Lorsqu’elles ont débarqué sur les écrans dans les années 70, Sabrina, Jill et Kelly apparaissaient comme des modèles d’émancipation. Les Charlie’s Angels ou Drôles de dames, en détectives indépendantes, se sont approprié des rôles jusqu’alors labellisés masculins, y ajoutant leur touche glamour. Si ces trois-là ont gardé une place dans les esprits, notamment avec leur récente adaptation au cinéma, ce n’est pourtant pas à elles que revient la palme de la première série féministe. L’héroïne du sitcom The Mary Tyler Moore Show est en effet considérée comme le premier rôle de « féministe libérale » à la télévision, en tant que célibataire ayant librement choisi de faire carrière plutôt que de se marier. Trente ans plus tard, les femmes n’ont plus à s’imaginer en haut de l’affiche, elles le sont. Une myriade de séries a éclos: et les héroïnes, qu’elles soient fleurs bleues mais indépendantes, subversives mais toujours sexy ou qu’elles débordent de pouvoir, au point parfois d’effrayer ces messieurs, ont parcouru du chemin.

De Ally McBeal à Ugly Betty : de la célibatose à la célibatante

En 2005, Ally (dont la carrière est interrompue depuis 2002) trouve en la parisienne Clara Sheller sa sœur spirituelle. Journaliste bohème, célibataire trentenaire, Clara est le cœur d’artichaut par excellence. Mini-série de six épisodes, le ton un peu moins envolé, Clara Sheller aborde elle aussi le sujet des fantasmes, de l’homosexualité (son colocataire J.P. joué par Frédéric Diefental est gay) et marque une nouvelle avancée en osant l’avortement. Pour Ally comme pour Clara, si un monde sans mari est impensable, une vie sans choix personnels ni liberté d’agir l’est tout autant. Héroïnes à la plastique attrayante et à l’apparence toujours hyper soignée, Ally et Clara se situent à des kilomètres de la tendance actuelle, renversée par la célibataire en vogue, Ugly Betty. Betty Suarez, personnage à la beauté physique pas immédiatement évidente (du moins c’est de cette façon qu’elle est présentée), travaille pour un grand magazine de mode, où l’apparence règne en maîtresse absolue. Clonée pour la télévision allemande, Betty devient Lisa, dans Le destin de Lisa et est elle-même la copie de l’originelle colombienne Yo Soy Betty la fea. Autant dire que les canons de la beauté interrogent un peu partout sur la planète.

Sex and the women

Sex and the city, tandis que Mary Alice, la défunte amie des Desperate Housewives commente en voix-off les états d’âmes des héroïnes. La révolution sexuelle télévisuelle a bien sûr eu lieu avec l’incontournable Sex and the city. New-yorkaises décomplexées, Carrie, Samantha (surtout elle), Miranda et Charlotte partagent avec les téléspectateurs fascinés (au moins une fois par épisode) leur repas croustillant, assaisonné de « fuck and dick » en guise de ponctuation. De la réflexion profonde au moindre détail pratique, tout est matière à discussion, à épluchage, à dissection. Carrie, l’héroïne désignée de la série, donne l’équilibre entre l’explosive blonde nymphomane qui affirme un jour être « trisexuelle » et la puritaine Charlotte qui osera finalement plus de « fantaisies » que son amie. Sans oublier Miranda qui, sous ses airs de working girl cartésienne n’est jamais en reste en ce qui concerne les nouvelles expériences.

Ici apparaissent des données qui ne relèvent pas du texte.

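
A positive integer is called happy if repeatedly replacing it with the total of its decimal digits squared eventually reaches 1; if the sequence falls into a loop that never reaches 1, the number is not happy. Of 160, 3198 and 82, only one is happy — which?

160: 160 → 37 → 58 → 89 → 145 → 42 → 20 → 4 → 16 → 37  — repeats 37 (not happy)
3198: 3198 → 155 → 51 → 26 → 40 → 16 → 37 → 58 → 89 → 145 → 42 → 20 → 4 → 16  — repeats 16 (not happy)
82: 82 → 68 → 100 → 1  — reaches 1 (happy)

82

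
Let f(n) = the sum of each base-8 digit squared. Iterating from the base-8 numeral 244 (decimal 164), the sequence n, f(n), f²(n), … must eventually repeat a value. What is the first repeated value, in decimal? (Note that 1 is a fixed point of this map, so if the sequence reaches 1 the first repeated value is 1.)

16

164 = (2,4,4)_8 → 2² + 4² + 4² = 36
36 = (4,4)_8 → 4² + 4² = 32
32 = (4,0)_8 → 4² + 0² = 16
16 = (2,0)_8 → 2² + 0² = 4
4 = (4)_8 → 4² = 16  — 16 already appeared earlier.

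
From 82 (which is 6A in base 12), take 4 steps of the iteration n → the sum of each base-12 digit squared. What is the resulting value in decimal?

82 = (6,10)_12 → 6² + 10² = 136
136 = (11,4)_12 → 11² + 4² = 137
137 = (11,5)_12 → 11² + 5² = 146
146 = (1,0,2)_12 → 1² + 0² + 2² = 5

5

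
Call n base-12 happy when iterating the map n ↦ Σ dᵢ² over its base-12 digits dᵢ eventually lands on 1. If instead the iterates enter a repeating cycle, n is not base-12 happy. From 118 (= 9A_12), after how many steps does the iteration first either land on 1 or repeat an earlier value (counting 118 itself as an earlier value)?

118 = (9,10)_12 → 181
181 = (1,3,1)_12 → 11
11 = (11)_12 → 121
121 = (10,1)_12 → 101
101 = (8,5)_12 → 89
89 = (7,5)_12 → 74
74 = (6,2)_12 → 40
40 = (3,4)_12 → 25
25 = (2,1)_12 → 5
5 = (5)_12 → 25  — 25 repeats.
That took 10 steps.

10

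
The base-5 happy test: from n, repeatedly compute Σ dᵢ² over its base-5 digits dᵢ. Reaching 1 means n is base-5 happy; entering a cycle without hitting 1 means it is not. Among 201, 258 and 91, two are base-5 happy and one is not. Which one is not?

201: 201 → 11 → 5 → 1  — reaches 1 (base-5 happy)
258: 258 → 14 → 20 → 16 → 10 → 4 → 16  — repeats 16 (not base-5 happy)
91: 91 → 19 → 25 → 1  — reaches 1 (base-5 happy)

258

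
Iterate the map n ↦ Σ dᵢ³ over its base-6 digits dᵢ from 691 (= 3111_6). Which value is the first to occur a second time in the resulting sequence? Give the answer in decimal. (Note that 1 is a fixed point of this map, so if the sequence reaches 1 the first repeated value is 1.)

691 = (3,1,1,1)_6 → 3³ + 1³ + 1³ + 1³ = 30
30 = (5,0)_6 → 5³ + 0³ = 125
125 = (3,2,5)_6 → 3³ + 2³ + 5³ = 160
160 = (4,2,4)_6 → 4³ + 2³ + 4³ = 136
136 = (3,4,4)_6 → 3³ + 4³ + 4³ = 155
155 = (4,1,5)_6 → 4³ + 1³ + 5³ = 190
190 = (5,1,4)_6 → 5³ + 1³ + 4³ = 190  — 190 already appeared earlier.

190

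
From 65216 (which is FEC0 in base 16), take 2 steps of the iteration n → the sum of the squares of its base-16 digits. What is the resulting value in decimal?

65216 = (15,14,12,0)_16 → 15² + 14² + 12² + 0² = 565
565 = (2,3,5)_16 → 2² + 3² + 5² = 38

38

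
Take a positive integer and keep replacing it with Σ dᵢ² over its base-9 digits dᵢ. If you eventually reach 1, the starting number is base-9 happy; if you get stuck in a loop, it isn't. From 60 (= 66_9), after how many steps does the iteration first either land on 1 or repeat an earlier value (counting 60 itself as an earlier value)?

60 = (6,6)_9 → 6² + 6² = 36 + 36 = 72
72 = (8,0)_9 → 8² + 0² = 64 + 0 = 64
64 = (7,1)_9 → 7² + 1² = 49 + 1 = 50
50 = (5,5)_9 → 5² + 5² = 25 + 25 = 50  — 50 repeats.
That took 4 steps.

4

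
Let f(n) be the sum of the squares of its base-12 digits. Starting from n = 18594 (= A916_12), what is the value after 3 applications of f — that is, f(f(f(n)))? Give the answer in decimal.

18594 = (10,9,1,6)_12 → 218
218 = (1,6,2)_12 → 41
41 = (3,5)_12 → 34

34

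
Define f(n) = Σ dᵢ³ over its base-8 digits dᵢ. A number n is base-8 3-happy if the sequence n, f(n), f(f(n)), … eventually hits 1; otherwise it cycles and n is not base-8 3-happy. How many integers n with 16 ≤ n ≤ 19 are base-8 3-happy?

16: 16 → 8 → 1  (reaches 1)
17: 17 → 9 → 2 → 8 → 1  (reaches 1)
18: 18 → 16 → 8 → 1  (reaches 1)
19: 19 → 35 → 91 → 55 → 559 → 469 → 476 → 434 → 440 → 559  (repeats 559)
base-8 3-happy: 16, 17, 18

3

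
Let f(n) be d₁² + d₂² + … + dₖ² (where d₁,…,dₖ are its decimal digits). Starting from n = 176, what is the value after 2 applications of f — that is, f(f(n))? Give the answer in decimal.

176 → 1² + 7² + 6² = 1 + 49 + 36 = 86
86 → 8² + 6² = 64 + 36 = 100

100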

De l’autre côté des gratte-ciels branchés, dans le salon d’un pavillon de banlieue proprette, elles discutent aussi. Le ton est moins cru mais les confidences ne tardent pas. Susan, Bree, Gaby et Lynette, quadragénaires au foyer, n’ont pas pour autant plus de répit. Si les tabous sortent par les fêlures faites aux personnages, progressivement et douloureusement (la tendance SM de Rex révèle du même coup la frigidité de son épouse Bree), l’intimité des héroïnes se dévoile au rythme de leur journée. Leur complicité et leur entraide sont souvent la source de leurs victoires. Cependant, les personnages voient régulièrement se restreindre leur marge de manœuvre: les Desperate n’ont pas encore atteint le post-féminisme qui a libéré leurs cousines new-yorkaises. Elles sont resté coincées à l’étage féministe de la lutte pour l’égalité (professionnelle, familiale…) avec les hommes. C’est pourquoi, par exemple, l’idée d’avorter n’effleure jamais Gaby qui n’a pas désiré sa grossesse tandis que Miranda y songe dès qu’elle apprend la nouvelle (ses deux amies Samantha et Carrie sont déjà passées par là).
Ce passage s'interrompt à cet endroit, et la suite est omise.